Which is the worst invasive alien species?
The number of alien species is increasing exponentially worldwide and there are many more species than can be managed. In Europe alone, more than 14000 alien species are known, but not all of them cause problems to the environment or human well-being. The seemingly simple and straightforward question “which are the worst invaders?” is difficult to answer because the impacts of alien species can be manifold and vary depending on context. Thus, currently it is difficult to compare impacts caused by species as different as snails, insects, mammals and plants. However, such comparisons are urgently needed by scientists and policy makers.
In an international collaboration, we recently developed methods that allow classifying alien species according to the magnitude of their environmental and socio-economic impacts (S/EICAT). EICAT has recently been endorsed by the IUCN as international standard. The final aim is to create a global database of alien species’ impacts that will allow us to better understand and forecast harmful alien species.
Can we improve wine quality with biodiversity?
Wine growing aims at maximising wine quality, not quantity.
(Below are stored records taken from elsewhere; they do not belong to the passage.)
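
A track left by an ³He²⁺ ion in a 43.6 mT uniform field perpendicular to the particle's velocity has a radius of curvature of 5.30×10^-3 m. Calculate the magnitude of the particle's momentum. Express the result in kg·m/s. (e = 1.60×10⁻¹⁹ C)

p ≈ 7.39×10^-23 kg·m/s

Since qvB = mv²/r, the momentum p = mv = qBr.
p = (2×1.60×10^-19)(0.0436)(5.30×10^-3) = 7.39×10^-23 kg·m/s.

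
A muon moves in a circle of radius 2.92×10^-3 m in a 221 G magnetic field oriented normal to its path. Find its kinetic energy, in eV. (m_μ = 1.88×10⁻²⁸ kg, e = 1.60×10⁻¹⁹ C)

v = qBr/m = (1×1.60×10^-19)(0.0221)(2.92×10^-3) / (1.88×10^-28) = 5.49×10^4 m/s.
K = ½mv² = 0.5·(1.88×10^-28)·(5.49×10^4)² = 2.84×10^-19 J = 1.77 eV.

K ≈ 1.77 eV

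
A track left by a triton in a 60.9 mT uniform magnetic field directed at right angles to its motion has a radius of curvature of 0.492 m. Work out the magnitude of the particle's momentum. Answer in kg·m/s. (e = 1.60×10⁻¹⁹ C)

p ≈ 4.79×10^-21 kg·m/s

Since qvB = mv²/r, the momentum p = mv = qBr.
p = (1×1.60×10^-19)(0.0609)(0.492) = 4.79×10^-21 kg·m/s.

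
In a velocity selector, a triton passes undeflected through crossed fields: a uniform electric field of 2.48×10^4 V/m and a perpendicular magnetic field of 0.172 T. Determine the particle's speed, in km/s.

For zero net force, qE = qvB, so v = E/B.
v = (2.48×10^4) / (0.172) = 1.44×10^5 m/s.

v ≈ 144 km/s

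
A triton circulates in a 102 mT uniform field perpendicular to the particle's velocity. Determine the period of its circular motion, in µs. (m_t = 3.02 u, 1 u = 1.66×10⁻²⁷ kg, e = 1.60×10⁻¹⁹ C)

The cyclotron period is independent of speed: T = 2πm/(qB).
T = 2π(5.01×10^-27) / [(1×1.60×10^-19)(0.102)] = 1.93×10^-6 s.

T ≈ 1.93 µs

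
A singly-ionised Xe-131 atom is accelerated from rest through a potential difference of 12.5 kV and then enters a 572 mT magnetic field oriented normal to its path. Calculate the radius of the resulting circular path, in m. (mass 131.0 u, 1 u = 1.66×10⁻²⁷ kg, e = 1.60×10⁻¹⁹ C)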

Therefore vineyards do not require massive resource inputs and provide ideal growing systems to combine high levels of biodiversity with agriculture. It is known that biodiversity improves ecosystem functions, but practical applications are rare.
In the European project PromESSinG we investigate how we can use biodiversity-friendly agricultural management techniques to improve grape quality. We study the effects of herbicide and fungicide (copper sulphate) applications on soil biodiversity (plants, micro-, meso- and macrofauna), ecosystem functions (soil respiration, decomposition) and services (grape quality). This information can be used by wine growers to adapt management to improve the quality of their wines.